Juros sobre Capital Próprio calculados sobre patrimônio líquido de anos anteriores não são dedutíveis para fins de IRPJ e CSLL
A 1ª Turma da Câmara Superior de Recursos Fiscais (CSRF) entendeu que não é permitida a dedução, na apuração do lucro real, dos valores de Juros sobre Capital Próprio (JCP), calculados com base no patrimônio líquido dos anos anteriores ao ano em que exercida a faculdade do pagamento pelo contribuinte, por falta de previsão no art. 9º da Lei 9.249/95 e em razão da observância ao regime de competência.
Por força do art. 62, § 2º, do Anexo II do Regimento Interno, somente as decisões definitivas de mérito proferidas pelo Supremo Tribunal Federal (STF) e pelo Superior Tribunal de Justiça (STJ) na sistemática da repercussão geral e dos recursos repetitivos vinculam o CARF, o que não era o caso do precedente suscitado no julgamento.

Comissão aprova dispensa de recolhimento de depósito recursal para pequenas empresas
A Comissão de Desenvolvimento Econômico, Indústria, Comércio e Serviços da Câmara dos Deputados aprovou proposta que dispensa microempresas (ME), empresas de pequeno porte (EPP), empresas individuais (MEI) e empregadores pessoa física do recolhimento do depósito recursal.
O referido depósito recursal está previsto na Consolidação das Leis do Trabalho (CLT) e é exigido como condição para que empregadores possam recorrer de decisões na Justiça do Trabalho. Um dos objetivos é garantir recursos financeiros para a execução da sentença, caso esta seja confirmada por instâncias superiores, bem como evitar a interposição de recursos protelatórios por parte do empregador.
O projeto será analisado conclusivamente pelas comissões de Trabalho, de Administração e Serviço Público e de Constituição e Justiça e de Cidadania.

Justiça veda compensação de ofício pela Receita
Uma liminar da Justiça Federal de Minas Gerais proibiu a Receita Federal de fazer a compensação de ofício de uma empresa do setor de construção, ao analisar um pedido de restituição.
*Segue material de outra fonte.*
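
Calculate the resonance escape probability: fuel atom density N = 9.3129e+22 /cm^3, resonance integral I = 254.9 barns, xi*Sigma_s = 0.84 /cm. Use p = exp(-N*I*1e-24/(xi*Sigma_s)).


p = exp(-N * I * 1e-24 / (xi*Sigma_s))
p = exp(-9.3129e+22 * 254.9 * 1e-24 / 0.84)
p = 5.3302e-13

5.3302e-13


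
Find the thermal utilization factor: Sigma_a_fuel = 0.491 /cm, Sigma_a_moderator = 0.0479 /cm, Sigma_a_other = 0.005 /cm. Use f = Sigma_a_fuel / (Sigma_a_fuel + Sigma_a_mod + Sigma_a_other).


f = Sigma_a_fuel / (Sigma_a_fuel + Sigma_a_mod + Sigma_a_other)
f = 0.491 / (0.491 + 0.0479 + 0.005)
f = 0.90274

0.90274


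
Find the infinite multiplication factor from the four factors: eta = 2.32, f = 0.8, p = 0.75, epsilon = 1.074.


k_inf = eta * f * p * epsilon
k_inf = 2.32 * 0.8 * 0.75 * 1.074
k_inf = 1.4950

1.4950


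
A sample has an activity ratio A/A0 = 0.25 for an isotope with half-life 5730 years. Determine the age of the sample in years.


lambda = ln(2) / t_half = ln(2) / 5730 = 1.209681e-04 /yr
t = -ln(A/A0) / lambda
t = -ln(0.25) / 1.209681e-04
t = 11460 yr

11460


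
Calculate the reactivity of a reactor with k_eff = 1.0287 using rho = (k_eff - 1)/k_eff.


rho = (k_eff - 1) / k_eff
rho = (1.0287 - 1) / 1.0287
rho = 0.027899

0.027899


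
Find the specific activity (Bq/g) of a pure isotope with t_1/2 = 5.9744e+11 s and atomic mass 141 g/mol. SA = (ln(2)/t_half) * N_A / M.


lambda = ln(2) / t_half = ln(2) / 5.9744e+11 = 1.160195e-12 /s
SA = lambda * N_A / M
SA = 1.160195e-12 * 6.022e23 / 141
SA = 4.9551e+09 Bq/g

4.9551e+09


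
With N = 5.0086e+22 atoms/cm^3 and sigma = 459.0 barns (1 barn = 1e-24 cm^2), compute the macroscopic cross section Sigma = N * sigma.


Sigma = N * sigma_barns * 1e-24
Sigma = 5.0086e+22 * 459.0 * 1e-24
Sigma = 22.989 /cm

22.989


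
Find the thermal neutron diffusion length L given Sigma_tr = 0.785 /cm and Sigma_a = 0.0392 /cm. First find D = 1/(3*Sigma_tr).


D = 1 / (3 * Sigma_tr) = 1 / (3 * 0.785) = 0.4246285 cm
L = sqrt(D / Sigma_a)
L = sqrt(0.4246285 / 0.0392)
L = 3.2913 cm

3.2913


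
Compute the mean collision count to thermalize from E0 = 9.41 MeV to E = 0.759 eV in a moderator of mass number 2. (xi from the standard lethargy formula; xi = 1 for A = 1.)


xi = 1 + (A-1)^2/(2A)*ln((A-1)/(A+1)) = 0.7253469 (for A = 2)
n = ln(E0/E) / xi
n = ln(9.41e6 / 0.759) / 0.7253469
n = ln(1.239789e+07) / 0.7253469 = 22.518

22.518


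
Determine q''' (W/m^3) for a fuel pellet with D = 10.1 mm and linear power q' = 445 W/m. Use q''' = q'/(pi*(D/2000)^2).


r = D / 2 / 1000 = 10.1 / 2 / 1000 = 0.00505 m
q''' = q' / (pi * r^2)
q''' = 445 / (pi * 0.00505^2)
q''' = 5.5543e+06 W/m^3

5.5543e+06


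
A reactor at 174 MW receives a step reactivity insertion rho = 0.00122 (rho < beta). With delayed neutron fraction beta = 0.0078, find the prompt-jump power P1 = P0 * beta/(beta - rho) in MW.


P1/P0 = beta / (beta - rho)
P1/P0 = 0.0078 / (0.0078 - 0.00122) = 1.185410
P1 = 174 * 1.185410 = 206.26 MW

206.26


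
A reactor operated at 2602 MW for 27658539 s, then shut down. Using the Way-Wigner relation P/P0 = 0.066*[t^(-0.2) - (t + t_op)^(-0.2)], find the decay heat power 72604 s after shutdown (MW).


P/P0 = 0.066 * [t^(-0.2) - (t + t_op)^(-0.2)]
P/P0 = 0.066 * [72604^(-0.2) - (72604 + 27658539)^(-0.2)]
P/P0 = 0.066 * [0.1066124 - 0.03246433] = 0.004893773
P = 2602 * 0.004893773 = 12.734 MW

12.734


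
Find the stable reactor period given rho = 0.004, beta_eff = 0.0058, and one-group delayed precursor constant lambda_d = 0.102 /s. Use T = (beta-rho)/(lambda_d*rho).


T = (beta - rho) / (lambda_d * rho)
T = (0.0058 - 0.004) / (0.102 * 0.004)
T = 4.4118 s

4.4118


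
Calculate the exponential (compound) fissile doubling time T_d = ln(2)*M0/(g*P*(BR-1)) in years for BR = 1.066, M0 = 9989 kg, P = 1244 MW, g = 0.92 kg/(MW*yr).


Breeding gain G = BR - 1 = 1.066 - 1 = 0.066
Fissile production rate = g * P * G = 0.92 * 1244 * 0.066 = 75.53568 kg/yr
T_d = ln(2) * M0 / (g * P * G)
T_d = ln(2) * 9989 / 75.53568 = 91.663 yr

91.663


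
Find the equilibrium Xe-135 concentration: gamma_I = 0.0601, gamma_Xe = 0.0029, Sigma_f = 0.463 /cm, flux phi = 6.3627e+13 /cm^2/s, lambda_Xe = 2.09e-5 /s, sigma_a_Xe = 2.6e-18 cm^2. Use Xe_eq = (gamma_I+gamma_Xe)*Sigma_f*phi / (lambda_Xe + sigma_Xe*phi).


Xe_eq = (gamma_I + gamma_Xe) * Sigma_f * phi / (lambda_Xe + sigma_Xe * phi)
Numerator = (0.0601 + 0.0029) * 0.463 * 6.3627e+13 = 1.855936e+12
Denominator = 2.09e-5 + 2.6e-18 * 6.3627e+13 = 1.863302e-04
Xe_eq = 1.855936e+12 / 1.863302e-04 = 9.9605e+15 /cm^3

9.9605e+15


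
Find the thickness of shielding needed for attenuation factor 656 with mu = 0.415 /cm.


x = ln(factor) / mu
x = ln(656) / 0.415
x = 15.629 cm

15.629


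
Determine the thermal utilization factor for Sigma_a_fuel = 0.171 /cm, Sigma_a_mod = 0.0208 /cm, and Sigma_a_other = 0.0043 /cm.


f = Sigma_a_fuel / (Sigma_a_fuel + Sigma_a_mod + Sigma_a_other)
f = 0.171 / (0.171 + 0.0208 + 0.0043)
f = 0.87200

0.87200


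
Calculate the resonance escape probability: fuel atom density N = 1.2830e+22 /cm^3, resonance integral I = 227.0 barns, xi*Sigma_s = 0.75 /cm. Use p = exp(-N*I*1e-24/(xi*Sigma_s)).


p = exp(-N * I * 1e-24 / (xi*Sigma_s))
p = exp(-1.2830e+22 * 227.0 * 1e-24 / 0.75)
p = 0.020585

0.020585


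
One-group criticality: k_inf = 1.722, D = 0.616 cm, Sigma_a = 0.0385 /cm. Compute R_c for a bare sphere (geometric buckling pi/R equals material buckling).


L^2 = D / Sigma_a = 0.616 / 0.0385 = 16.00000 cm^2
B_m^2 = (k_inf - 1) / L^2 = (1.722 - 1) / 16.00000 = 0.04512500 /cm^2
For a bare sphere: B_g = pi/R, so R_c = pi / sqrt(B_m^2)
R_c = pi / sqrt(0.04512500) = 14.789 cm

14.789


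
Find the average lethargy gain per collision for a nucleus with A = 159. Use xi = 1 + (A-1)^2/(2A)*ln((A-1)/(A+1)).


xi = 1 + (A-1)^2/(2A) * ln((A-1)/(A+1))
xi = 1 + (159-1)^2/(2*159) * ln((159-1)/(159 +1))
xi = 0.012526

0.012526


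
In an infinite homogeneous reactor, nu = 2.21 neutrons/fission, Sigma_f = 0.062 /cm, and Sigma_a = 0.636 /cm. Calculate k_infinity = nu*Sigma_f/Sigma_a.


k_inf = nu * Sigma_f / Sigma_a
k_inf = 2.21 * 0.062 / 0.636
k_inf = 0.21544

0.21544


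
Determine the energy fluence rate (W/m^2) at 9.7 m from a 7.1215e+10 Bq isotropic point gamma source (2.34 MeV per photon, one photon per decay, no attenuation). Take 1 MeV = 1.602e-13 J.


psi = A * E * 1.602e-13 / (4*pi*r^2)
psi = 7.1215e+10 * 2.34 * 1.602e-13 / (4*pi*9.7^2)
psi = 2.2579e-05 W/m^2

2.2579e-05


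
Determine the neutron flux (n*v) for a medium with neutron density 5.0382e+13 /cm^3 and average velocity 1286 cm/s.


phi = n * v
phi = 5.0382e+13 * 1286
phi = 6.4791e+16 /cm^2/s

6.4791e+16


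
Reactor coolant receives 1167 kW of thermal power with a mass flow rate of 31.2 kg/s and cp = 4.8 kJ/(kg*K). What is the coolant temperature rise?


dT = Q / (m_dot * cp)
dT = 1167 / (31.2 * 4.8)
dT = 7.7925 C

7.7925


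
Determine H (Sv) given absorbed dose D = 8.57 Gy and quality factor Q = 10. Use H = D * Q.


H = D * Q
H = 8.57 * 10
H = 85.700 Sv

85.700


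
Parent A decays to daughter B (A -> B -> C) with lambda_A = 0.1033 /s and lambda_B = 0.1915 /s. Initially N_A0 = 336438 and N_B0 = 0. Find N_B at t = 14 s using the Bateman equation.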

Nesse tipo de compensação, o Fisco faz uma espécie de encontro de contas e já desconta eventuais dívidas tributárias da empresa com os créditos a receber.
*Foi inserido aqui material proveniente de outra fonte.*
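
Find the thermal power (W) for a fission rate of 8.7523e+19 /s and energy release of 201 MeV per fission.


P = fission_rate * E_MeV * 1.602e-13
P = 8.7523e+19 * 201 * 1.602e-13
P = 2.8183e+09 W

2.8183e+09


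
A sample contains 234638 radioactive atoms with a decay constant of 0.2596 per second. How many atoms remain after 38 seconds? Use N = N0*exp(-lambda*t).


N = N0 * exp(-lambda * t)
N = 234638 * exp(-0.2596 * 38)
N = 12.195

12.195


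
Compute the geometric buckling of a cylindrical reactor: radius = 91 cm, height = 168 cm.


B^2 = (2.405/R)^2 + (pi/H)^2
B^2 = (2.405/91)^2 + (pi/168)^2
B^2 = 0.0010482 /cm^2

0.0010482


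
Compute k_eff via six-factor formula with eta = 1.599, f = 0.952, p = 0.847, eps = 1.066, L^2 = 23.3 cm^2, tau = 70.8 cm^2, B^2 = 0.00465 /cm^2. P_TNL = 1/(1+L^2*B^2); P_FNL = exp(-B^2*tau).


k_inf = eta*f*p*eps = 1.599*0.952*0.847*1.066 = 1.374441
P_TNL = 1/(1 + L^2*B^2) = 1/(1 + 23.3*0.00465) = 0.9022461
P_FNL = exp(-B^2*tau) = exp(-0.00465*70.8) = 0.7194847
k_eff = k_inf * P_TNL * P_FNL = 1.374441 * 0.9022461 * 0.7194847
k_eff = 0.89222

0.89222


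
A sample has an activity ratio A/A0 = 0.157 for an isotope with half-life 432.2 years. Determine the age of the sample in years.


lambda = ln(2) / t_half = ln(2) / 432.2 = 0.001603765 /yr
t = -ln(A/A0) / lambda
t = -ln(0.157) / 0.001603765
t = 1154.5 yr

1154.5


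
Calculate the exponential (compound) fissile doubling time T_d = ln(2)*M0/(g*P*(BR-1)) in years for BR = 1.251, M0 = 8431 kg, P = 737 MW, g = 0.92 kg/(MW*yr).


Breeding gain G = BR - 1 = 1.251 - 1 = 0.251
Fissile production rate = g * P * G = 0.92 * 737 * 0.251 = 170.18804 kg/yr
T_d = ln(2) * M0 / (g * P * G)
T_d = ln(2) * 8431 / 170.18804 = 34.338 yr

34.338


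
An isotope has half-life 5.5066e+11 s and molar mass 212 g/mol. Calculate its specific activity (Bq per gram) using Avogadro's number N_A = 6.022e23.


lambda = ln(2) / t_half = ln(2) / 5.5066e+11 = 1.258757e-12 /s
SA = lambda * N_A / M
SA = 1.258757e-12 * 6.022e23 / 212
SA = 3.5756e+09 Bq/g

3.5756e+09


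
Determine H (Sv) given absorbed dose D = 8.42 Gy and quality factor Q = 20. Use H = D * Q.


H = D * Q
H = 8.42 * 20
H = 168.40 Sv

168.40


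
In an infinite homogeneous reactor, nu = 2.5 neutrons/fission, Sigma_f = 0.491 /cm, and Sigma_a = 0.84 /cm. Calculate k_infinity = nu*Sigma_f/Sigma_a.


k_inf = nu * Sigma_f / Sigma_a
k_inf = 2.5 * 0.491 / 0.84
k_inf = 1.4613

1.4613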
Segundo a decisão, porém, a Receita não poderia aplicar a medida no caso de dívidas que já estão parceladas, sem garantia ou nas que estão sendo discutidas judicialmente.
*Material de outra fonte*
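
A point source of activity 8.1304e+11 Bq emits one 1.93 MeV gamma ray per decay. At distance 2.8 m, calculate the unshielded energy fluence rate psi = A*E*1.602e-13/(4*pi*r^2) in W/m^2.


psi = A * E * 1.602e-13 / (4*pi*r^2)
psi = 8.1304e+11 * 1.93 * 1.602e-13 / (4*pi*2.8^2)
psi = 0.0025516 W/m^2

0.0025516


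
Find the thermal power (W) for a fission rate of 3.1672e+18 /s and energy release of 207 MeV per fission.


P = fission_rate * E_MeV * 1.602e-13
P = 3.1672e+18 * 207 * 1.602e-13
P = 1.0503e+08 W

1.0503e+08


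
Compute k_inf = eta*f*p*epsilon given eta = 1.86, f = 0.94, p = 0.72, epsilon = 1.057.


k_inf = eta * f * p * epsilon
k_inf = 1.86 * 0.94 * 0.72 * 1.057
k_inf = 1.3306

1.3306


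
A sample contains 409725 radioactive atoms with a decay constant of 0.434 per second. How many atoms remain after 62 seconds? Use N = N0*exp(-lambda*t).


N = N0 * exp(-lambda * t)
N = 409725 * exp(-0.434 * 62)
N = 8.4430e-07

8.4430e-07


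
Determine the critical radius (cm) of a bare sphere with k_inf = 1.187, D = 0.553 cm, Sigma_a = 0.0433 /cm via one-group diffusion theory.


L^2 = D / Sigma_a = 0.553 / 0.0433 = 12.77136 cm^2
B_m^2 = (k_inf - 1) / L^2 = (1.187 - 1) / 12.77136 = 0.01464214 /cm^2
For a bare sphere: B_g = pi/R, so R_c = pi / sqrt(B_m^2)
R_c = pi / sqrt(0.01464214) = 25.963 cm

25.963


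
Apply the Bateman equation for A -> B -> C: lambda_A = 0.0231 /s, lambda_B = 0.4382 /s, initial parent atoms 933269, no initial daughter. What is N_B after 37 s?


N_B(t) = lambda_A * N_A0 / (lambda_B - lambda_A) * [exp(-lambda_A*t) - exp(-lambda_B*t)]
exp(-0.0231*37) = 0.4254108; exp(-0.4382*37) = 9.090962e-08
N_B = 0.0231 * 933269 / (0.4382 - 0.0231) * (0.4254108 - 9.090962e-08)
N_B = 22094

22094


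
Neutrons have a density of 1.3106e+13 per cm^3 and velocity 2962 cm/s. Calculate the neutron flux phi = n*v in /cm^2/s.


phi = n * v
phi = 1.3106e+13 * 2962
phi = 3.8820e+16 /cm^2/s

3.8820e+16


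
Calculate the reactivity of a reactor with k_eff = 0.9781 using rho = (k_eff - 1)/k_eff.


rho = (k_eff - 1) / k_eff
rho = (0.9781 - 1) / 0.9781
rho = -0.022390

-0.022390


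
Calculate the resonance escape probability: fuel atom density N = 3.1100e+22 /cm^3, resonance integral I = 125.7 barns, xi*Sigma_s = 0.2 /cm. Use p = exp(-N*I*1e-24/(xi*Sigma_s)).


p = exp(-N * I * 1e-24 / (xi*Sigma_s))
p = exp(-3.1100e+22 * 125.7 * 1e-24 / 0.2)
p = 3.2444e-09

3.2444e-09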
A possibilidade de compensação de ofício pela Receita será discutida no Supremo Tribunal Federal (STF), que declarou o tema como de repercussão geral, em dezembro.

Faltas justificadas impedem auxiliar de farmácia de receber participação nos lucros e resultado
Por exceder o número de faltas estabelecidas em acordo coletivo, uma auxiliar de farmácia da Raia Drogasil S.A. não receberá a parcela relativa à participação nos lucros e resultados (PLR) da empresa. A norma coletiva prevê percentuais de redução de até 100% no pagamento de PLR aos empregados com mais de dez faltas, justificadas ou não, em um ano.
O argumento da trabalhadora, ao recorrer ao Tribunal Superior do Trabalho (TST), foi o de que as faltas eram justificadas, mas isso não conseguiu mudar o resultado da decisão do Tribunal Regional do Trabalho da 2ª Região (TRT-SP), que negou o pedido anteriormente. Ela sustentou que a norma coletiva, ao condicionar a concessão da verba à inocorrência de faltas, mesmo que justificadas, “gera um conflito com a previsão legal, uma vez que a própria legislação permite o abono da falta, com o recebimento de salários”.